Osoby nie znające filmu słuchając takich kawałków jak Ransom czy Rescue mogą się poczuć, jakby mieli do czynienia z kolejną część Salt Jamesa Newtona Howarda, czy też Bourne’a od Johna Powella, albo ogólnie kolejnym współczesnym filmem akcji. Mamy więc pulsujące smyczki, pulsującą elektronikę i inne elementy jakże dobrze znane we współczesnej muzyce filmowej. Przy całym braku oryginalności muzyka ta nie brzmi źle i dobrze funkcjonuje w obrazie. Elfman dobrze buduje napięcie, korzystając mądrze z elementów współczesnych thrillerów. A sama muzyka akcji posiada odpowiednią dawkę adrenaliny. I znowu Amerykanin bardzo rzetelnie podszedł do swojej roboty i profesjonalnie zilustrował ten element filmu, nie popadając w parodiowanie go. A właśnie bardziej klasyczne podejście mogłoby jeszcze bardziej potęgować śmieszność, zważywszy to co się dzieje na ekranie.
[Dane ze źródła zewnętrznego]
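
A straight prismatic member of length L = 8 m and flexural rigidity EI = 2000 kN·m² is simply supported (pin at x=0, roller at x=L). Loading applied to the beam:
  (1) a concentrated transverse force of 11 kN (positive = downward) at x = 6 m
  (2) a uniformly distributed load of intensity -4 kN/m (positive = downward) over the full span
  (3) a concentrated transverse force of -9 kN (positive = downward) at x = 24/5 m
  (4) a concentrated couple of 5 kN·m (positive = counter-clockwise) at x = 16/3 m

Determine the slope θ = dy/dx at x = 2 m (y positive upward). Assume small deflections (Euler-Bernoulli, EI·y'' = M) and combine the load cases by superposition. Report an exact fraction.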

Jak wspomniałem, nie dość, że wątek ten jest bardzo wymuszony, to samo to jak jest poprowadzony, dalekie jest od Hitchcocka, a więc i muzyka a la Herrmann by tutaj średnio pasowała.

„Jak on to robi, że nawet najdelikatniejszy dotyk jest taki erotyczny? „.
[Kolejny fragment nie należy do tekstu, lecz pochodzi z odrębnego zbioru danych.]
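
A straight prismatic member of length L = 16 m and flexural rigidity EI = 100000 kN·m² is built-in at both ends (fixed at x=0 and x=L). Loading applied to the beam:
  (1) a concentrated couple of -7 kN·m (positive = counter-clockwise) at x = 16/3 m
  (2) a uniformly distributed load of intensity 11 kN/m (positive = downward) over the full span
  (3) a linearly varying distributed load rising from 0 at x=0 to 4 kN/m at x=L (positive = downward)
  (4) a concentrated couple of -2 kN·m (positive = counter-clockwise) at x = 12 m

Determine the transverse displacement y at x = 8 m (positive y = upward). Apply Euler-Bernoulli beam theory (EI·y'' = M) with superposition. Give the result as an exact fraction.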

Podsumowując i porównując tę muzyczną trylogię, jej zwieńczenie może się jawić jako najmniej interesujące. Nowe oblicze Graya może też być zawodem, dla tych którym bardzo spodobała się pierwsza ścieżka dźwiękowa do Pięćdziesięciu twarzy Greya. Brak nowych tematów i większy nacisk położony na współczesną muzykę napięcia i akcji. Tylko jak zawsze nie możemy zapominać, że mamy do czynienia w pierwszej linii z muzyką filmową, która jest zależna od wydarzeń na ekranie. W ostatniej części cały wątek erotycznych fantazji i zachcianek, poznawania postaci, czy też szoku nie gra już większej roli. Dlatego też wszystkie te elementy, które napędzały pierwszą ścieżkę Elfmana zniknęły, pozostawiając mu muzycznie jedynie miejsce na tę intrygę kryminalną i na sceny dialogowe, zważywszy że reszta wątku romantycznego załadowana jest piosenkami. Dlatego też nie można zarzucić Amerykaninowi, że odwalił fuszerkę. Nie, on wykonał po prostu swoje minimum, na jakie ten film zasługiwał. Nawet jeżeli to oznacza, że po naprawdę dobrych (muzycznie!) Pięćdziesięciu twarzy Greya, każdy kolejny soundtrack do tej serii jest coraz mniej ciekawszy. Ale tak jak miłujący sado-maso Christian Grey, dał się pod koniec udobruchać Anastasii Steele, tak i muzyka stała się bardziej grzeczna i cnotliwa. Chociaż każdy, nawet drobny akcent głównego tematu, dalej ma swą siłą i urok. I choć możemy gdybać, czy akurat za tę muzyczną trylogię Danny Elfman chce być zapamiętany? To przez pryzmat samej muzyki i jej roli w filmach na pewno jako kompozytor nie ma się czego wstydzić.

Użyte w tekście cytaty pochodzą z książki „50 twarzy Greya” E.L. James (tłum. Monika Wiśniewska).